The one with his hand on my shoulder was tall, thin, and black with a flowing platinum wig, pink lipstick and nails, and a sequined pink mini-skirt with enough padding in the chest region to pass the federal bumper crash test. On the other side was a Latin bombshell with a tower of henn
a-colored hair piled high, a backless green chiffon gown, false eyelashes so long they affected weather patterns when he batted them, and an outrageous makeup job-complete with beauty mark-that Earl Scheib would’ve been hard pressed to match for $29.95.

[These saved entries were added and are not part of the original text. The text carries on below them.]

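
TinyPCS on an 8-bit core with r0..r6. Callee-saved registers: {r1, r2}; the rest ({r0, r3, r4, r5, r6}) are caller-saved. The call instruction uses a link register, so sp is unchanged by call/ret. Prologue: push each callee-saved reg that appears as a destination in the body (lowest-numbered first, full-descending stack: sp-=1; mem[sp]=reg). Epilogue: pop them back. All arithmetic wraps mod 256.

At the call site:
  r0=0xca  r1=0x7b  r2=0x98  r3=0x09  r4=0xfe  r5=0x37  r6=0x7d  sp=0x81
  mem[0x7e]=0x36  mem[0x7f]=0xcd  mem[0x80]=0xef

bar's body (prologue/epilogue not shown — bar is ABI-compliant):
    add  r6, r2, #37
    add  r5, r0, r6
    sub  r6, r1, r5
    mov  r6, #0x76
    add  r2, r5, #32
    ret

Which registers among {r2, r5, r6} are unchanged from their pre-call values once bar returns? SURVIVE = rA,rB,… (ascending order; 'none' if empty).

prologue: push r2 → mem[0x80]=0x98, sp=0x80
body[0] add  r6, r2, #37 → r6=0xbd
body[1] add  r5, r0, r6 → r5=0x87
body[2] sub  r6, r1, r5 → r6=0xf4
body[3] mov  r6, #0x76 → r6=0x76
body[4] add  r2, r5, #32 → r2=0xa7
epilogue: pop r2=0x98, sp=0x81
r2: callee-saved, written=True
r5: caller-saved, written=True
r6: caller-saved, written=True

SURVIVE = r2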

The blonde reached around me and tapped my drink coaster with an inch-long pink fingernail. “Well Mr. Top Man, how about buying a working girl a little drink?”
I looked from one to the other and said, “You boys are as cute as a couple of flocked Christmas trees. I’ll spring for all the tap water you can drink-at the other end of the bar.”
The redhead wriggled his hips. “Oh,” he said breathlessly. “We’d just love it if your spring was sprung. Is there a lot of tension?”
“Let me be real clear. I take mine with two X-chromosomes. Now buzz off.”
The blonde threw his head back and laughed. Turning to the back of the room, he yelled, “Hey Chris, teasing your friend isn’t half as much fun as you said it would be.”
I looked back to see the guy with the space goggles slip them off and walk up to the bar. It was Chris Duckworth. “Hope you enjoyed yourself,” I said when he came up.
“To tell the truth, we wanted you to run screaming from the place, or at least have a spasm of some sort.”
“Sorry to disappoint.”
“That’s okay. Meet Solome and Giselle. They’re putting on a show later this evening.” Solome and Giselle both proffered a hand like the Pope holding out his ring to be kissed, and I shook each in turn. After ordering another round of drinks, Chris Duckworth and I went back to his table and sat down. The goggles and glove he had been wearing were sitting on top of the table, as well as an odd looking metal board with two wires coming out of the side.
“So what’s with the Flash Gordon get-up?” I asked.